Entretanto, en un pueblo marginal del vecino estado de Georgia, una joven madre soltera, rubia, de piel blanquísima y pobre de solemnidad, se frotaba las manos sin entender por qué le habían dado tanto dinero por su recién nacido bebé, cuando lo hubiera dado gratis en adopción si se lo hubieran pedido.

Pasaron los años y los dos angelitos crecieron.
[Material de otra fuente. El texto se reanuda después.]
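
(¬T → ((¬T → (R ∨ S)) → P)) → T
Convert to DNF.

(¬T ∧ R ∧ ¬P) ∨ (¬T ∧ S ∧ ¬P) ∨ T

(¬T → ((¬T → (R ∨ S)) → P)) → T
⇔ ¬(¬T → ((¬T → (R ∨ S)) → P)) ∨ T   [eliminate →]
⇔ ¬(¬¬T ∨ ((¬T → (R ∨ S)) → P)) ∨ T   [eliminate →]
⇔ ¬(¬¬T ∨ ¬(¬T → (R ∨ S)) ∨ P) ∨ T   [eliminate →]
⇔ ¬(¬¬T ∨ ¬(¬¬T ∨ R ∨ S) ∨ P) ∨ T   [eliminate →]
⇔ (¬¬¬T ∧ ¬¬(¬¬T ∨ R ∨ S) ∧ ¬P) ∨ T   [De Morgan]
⇔ (¬T ∧ ¬¬(¬¬T ∨ R ∨ S) ∧ ¬P) ∨ T   [double negation]
⇔ (¬T ∧ (¬¬T ∨ R ∨ S) ∧ ¬P) ∨ T   [double negation]
⇔ (¬T ∧ (T ∨ R ∨ S) ∧ ¬P) ∨ T   [double negation]
⇔ (¬T ∧ T ∧ ¬P) ∨ (¬T ∧ R ∧ ¬P) ∨ (¬T ∧ S ∧ ¬P) ∨ T   [distribute ∧ over ∨]
⇔ (¬T ∧ R ∧ ¬P) ∨ (¬T ∧ S ∧ ¬P) ∨ T   [simplify]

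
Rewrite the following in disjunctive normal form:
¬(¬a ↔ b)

¬(¬a ↔ b)
≡ ¬((¬a → b) ∧ (b → ¬a))   — eliminate ↔
≡ ¬((¬¬a ∨ b) ∧ (b → ¬a))   — eliminate →
≡ ¬((¬¬a ∨ b) ∧ (¬b ∨ ¬a))   — eliminate →
≡ ¬(¬¬a ∨ b) ∨ ¬(¬b ∨ ¬a)   — De Morgan
≡ (¬¬¬a ∧ ¬b) ∨ ¬(¬b ∨ ¬a)   — De Morgan
≡ (¬a ∧ ¬b) ∨ ¬(¬b ∨ ¬a)   — double negation
≡ (¬a ∧ ¬b) ∨ (¬¬b ∧ ¬¬a)   — De Morgan
≡ (¬a ∧ ¬b) ∨ (b ∧ ¬¬a)   — double negation
≡ (¬a ∧ ¬b) ∨ (b ∧ a)   — double negation

(¬a ∧ ¬b) ∨ (b ∧ a)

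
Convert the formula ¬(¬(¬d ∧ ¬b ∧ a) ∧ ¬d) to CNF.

(¬b ∨ d) ∧ (a ∨ d)

¬(¬(¬d ∧ ¬b ∧ a) ∧ ¬d)
≡ ¬¬(¬d ∧ ¬b ∧ a) ∨ ¬¬d   — De Morgan
≡ (¬d ∧ ¬b ∧ a) ∨ ¬¬d   — double negation
≡ (¬d ∧ ¬b ∧ a) ∨ d   — double negation
≡ (¬d ∨ d) ∧ (¬b ∨ d) ∧ (a ∨ d)   — distribute ∨ over ∧
≡ (¬b ∨ d) ∧ (a ∨ d)   — simplify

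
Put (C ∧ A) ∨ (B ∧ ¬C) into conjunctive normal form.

(C ∧ A) ∨ (B ∧ ¬C)
≡ (C ∨ B) ∧ (C ∨ ¬C) ∧ (A ∨ B) ∧ (A ∨ ¬C)   — distribute ∨ over ∧
≡ (C ∨ B) ∧ (A ∨ B) ∧ (A ∨ ¬C)   — simplify

(C ∨ B) ∧ (A ∨ B) ∧ (A ∨ ¬C)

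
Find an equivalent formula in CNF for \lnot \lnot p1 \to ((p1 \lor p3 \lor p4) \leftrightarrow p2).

\lnot p1 \lor p2

\lnot \lnot p1 \to ((p1 \lor p3 \lor p4) \leftrightarrow p2)
⇔ \lnot \lnot \lnot p1 \lor ((p1 \lor p3 \lor p4) \leftrightarrow p2)
⇔ \lnot \lnot \lnot p1 \lor (((p1 \lor p3 \lor p4) \to p2) \land (p2 \to (p1 \lor p3 \lor p4)))
⇔ \lnot \lnot \lnot p1 \lor ((\lnot (p1 \lor p3 \lor p4) \lor p2) \land (p2 \to (p1 \lor p3 \lor p4)))
⇔ \lnot \lnot \lnot p1 \lor ((\lnot (p1 \lor p3 \lor p4) \lor p2) \land (\lnot p2 \lor p1 \lor p3 \lor p4))
⇔ \lnot p1 \lor ((\lnot (p1 \lor p3 \lor p4) \lor p2) \land (\lnot p2 \lor p1 \lor p3 \lor p4))
⇔ \lnot p1 \lor (((\lnot p1 \land \lnot p3 \land \lnot p4) \lor p2) \land (\lnot p2 \lor p1 \lor p3 \lor p4))
⇔ (\lnot p1 \lor \lnot p1 \lor p2) \land (\lnot p1 \lor \lnot p3 \lor p2) \land (\lnot p1 \lor \lnot p4 \lor p2) \land (\lnot p1 \lor \lnot p2 \lor p1 \lor p3 \lor p4)
⇔ \lnot p1 \lor p2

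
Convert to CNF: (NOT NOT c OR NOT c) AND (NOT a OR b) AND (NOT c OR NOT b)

(NOT a OR b) AND (NOT c OR NOT b)

(NOT NOT c OR NOT c) AND (NOT a OR b) AND (NOT c OR NOT b)
= (c OR NOT c) AND (NOT a OR b) AND (NOT c OR NOT b)   (double negation)
= (NOT a OR b) AND (NOT c OR NOT b)   (simplify)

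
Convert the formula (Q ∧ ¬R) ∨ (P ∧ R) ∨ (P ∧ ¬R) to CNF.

(Q ∨ P) ∧ (¬R ∨ P)

(Q ∧ ¬R) ∨ (P ∧ R) ∨ (P ∧ ¬R)
⇔ (Q ∨ P ∨ P) ∧ (Q ∨ P ∨ ¬R) ∧ (Q ∨ R ∨ P) ∧ (Q ∨ R ∨ ¬R) ∧ (¬R ∨ P ∨ P) ∧ (¬R ∨ P ∨ ¬R) ∧ (¬R ∨ R ∨ P) ∧ (¬R ∨ R ∨ ¬R)   [distribute ∨ over ∧]
⇔ (Q ∨ P) ∧ (¬R ∨ P)   [simplify]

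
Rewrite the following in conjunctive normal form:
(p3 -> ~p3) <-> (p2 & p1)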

Y cada vez más moscas se apostaban tras las suspicaces orejas sureñas, y una prodigiosa telaraña de dimes y diretes se tejió por la ribera este del río Savannah: ¿no resultaba curioso que ese niño negro tuviera una sonrisa tan deliciosamente parecida a la de su madre adoptiva?; ¿no era sorprendente que ese niño, tan oscurito él, tuviera ojos azules, casualmente como los de su madre adoptiva?; ¿y no era una fatalidad del destino que aquel otro niño, tan blanquito él, no hubiera heredado ninguno de los rasgos ni de su madre ni de su difunto padre? ¡También era mala suerte!... ¿O no?

El caso es que, incluso después de tantos años, en aquellos pueblos fronterizos entre los estados de Carolina del Sur y Georgia, de gentes rebeldes de verbo llano y directo al grano, baluartes contra las corrientes político-absurdamente correctas, que enarbolan orgullosos la bandera con la cruz sureña sobre fondo rojo y cantan La rosa amarilla de Texas, no es de extrañar que, ante un suceso de dudosa credibilidad, de escasa verosimilitud –en definitiva: que no cuela–, se refieran a él diciendo que “es más raro que el niño negro de los Campbell”.